Documents filed to Companies House show PricewaterhouseCoopers billed Citigroup for £1.4 million of “pre-administration costs” between Dec. 12 and Jan. 31.
The following day the costs will likely have risen as Citi instructed PwC to put Maltby Investments, EMI’s holding company, into administration on Feb. 1.
A report in the London Evening Standard said Citigroup secretly hired PwC in December, shortly after EMI chief Guy Hands lost his high-profile lawsuit against the U.S. bank, thereby that the first he heard about it was after he lost control of the label.

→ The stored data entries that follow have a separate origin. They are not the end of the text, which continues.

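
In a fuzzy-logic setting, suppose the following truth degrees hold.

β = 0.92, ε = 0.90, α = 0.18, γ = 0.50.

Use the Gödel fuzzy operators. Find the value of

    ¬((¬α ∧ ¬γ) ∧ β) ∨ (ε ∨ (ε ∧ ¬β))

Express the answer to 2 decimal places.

0.90

¬α = 1 − 0.18 = 0.82
¬γ = 1 − 0.50 = 0.50
¬α ∧ ¬γ = min(a, b) on (0.82, 0.50) = 0.50
(¬α ∧ ¬γ) ∧ β = min(a, b) on (0.50, 0.92) = 0.50
¬((¬α ∧ ¬γ) ∧ β) = 1 − 0.50 = 0.50
¬β = 1 − 0.92 = 0.08
ε ∧ ¬β = min(a, b) on (0.90, 0.08) = 0.08
ε ∨ (ε ∧ ¬β) = max(a, b) on (0.90, 0.08) = 0.90
¬((¬α ∧ ¬γ) ∧ β) ∨ (ε ∨ (ε ∧ ¬β)) = max(a, b) on (0.50, 0.90) = 0.90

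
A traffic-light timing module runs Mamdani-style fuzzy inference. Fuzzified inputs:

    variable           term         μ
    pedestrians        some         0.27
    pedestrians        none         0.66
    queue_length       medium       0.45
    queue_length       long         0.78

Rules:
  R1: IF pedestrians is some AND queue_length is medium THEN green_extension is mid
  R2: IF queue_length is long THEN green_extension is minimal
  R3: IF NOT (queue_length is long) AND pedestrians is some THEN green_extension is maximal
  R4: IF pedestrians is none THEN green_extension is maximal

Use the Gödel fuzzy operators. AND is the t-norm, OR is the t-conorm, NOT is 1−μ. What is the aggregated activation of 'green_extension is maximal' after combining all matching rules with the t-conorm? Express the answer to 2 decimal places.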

The PwC team led by Peter Spratt and Tony Lomas defended its fees, saying it “achieved a greater realisation than would have been likely under any insolvency procedure.”
The accountants reckon EMI has an enterprise value of £1.95 billion, far below the £4.2 billion that Hands paid in 2007. Most UK business analysts believe EMI would currently fetch about $2.5 billion (or £1.53 billion), but recent news reports suggest that Citi is in no hurry to make a deal.
Citigroup would prefer to sell EMI as a whole business, according to The Guardian, rather than sell its publishing and recording divisions separately.